E-prescription system goes live

Drugs
Pharmacists believe the system will lead to fewer errors

Almost all of Scotland's GP practices now have electronic links to community pharmacies in the first system of its kind in the UK.

The electronic Acute Medication Service (eAMS) allows prescriptions to be transmitted directly, cutting down on paperwork and reducing risk of error.

Patients are still given paper prescriptions but these contain a unique barcode.

This brings up their details when scanned by a pharmacist.

Health Secretary Nicola Sturgeon said: "We have a very successful prescribing system in Scotland, with around one million paper prescriptions written by GPs every week and dispensed in community pharmacies.

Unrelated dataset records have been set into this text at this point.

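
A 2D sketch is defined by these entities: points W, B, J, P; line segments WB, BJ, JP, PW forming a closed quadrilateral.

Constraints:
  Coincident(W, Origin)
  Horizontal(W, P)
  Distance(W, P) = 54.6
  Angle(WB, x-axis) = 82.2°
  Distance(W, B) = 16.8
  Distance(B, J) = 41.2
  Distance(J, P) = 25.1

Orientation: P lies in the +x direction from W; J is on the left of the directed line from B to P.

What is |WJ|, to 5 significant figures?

48.520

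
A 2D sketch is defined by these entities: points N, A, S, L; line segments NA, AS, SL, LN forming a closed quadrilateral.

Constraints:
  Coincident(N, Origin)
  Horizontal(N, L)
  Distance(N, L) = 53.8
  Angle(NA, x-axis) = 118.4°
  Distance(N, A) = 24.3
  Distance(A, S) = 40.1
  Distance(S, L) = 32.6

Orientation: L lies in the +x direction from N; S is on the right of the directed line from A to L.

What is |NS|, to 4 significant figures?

21.31

N is at the origin; NL is horizontal with |NL| = 53.8 and L in +x, so L = (53.8, 0). NA runs at 118.4° with |NA| = 24.3, so A = (-11.56, 21.38). S is determined by |AS| = 40.1 and |SL| = 32.6 together: it lies at the intersection of circle(A, 40.1) and circle(L, 32.6). With |AL| = 68.76, the foot of the radical line on AL is 38.35 from A and the perpendicular offset is √(40.1² − 38.35²) = 11.73. Taking the right-of-AL solution: S = (21.24, -1.691).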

"But we can always do more and that's what eAMS will achieve."

Patient safety

She said 99% of surgeries were now linked to pharmacies, and 90% of prescriptions were submitted electronically.

"This shows the demand among GPs and pharmacists to work together to make the best use of the latest technology to improve services for patients," she said.

The system uses universal codes for medicines, which should improve efficiency.

Community Pharmacy Scotland chairman Martin Green said: "The introduction of eAMS further contributes to safe systems of work, by improving the communication of information between GP practices and community pharmacies."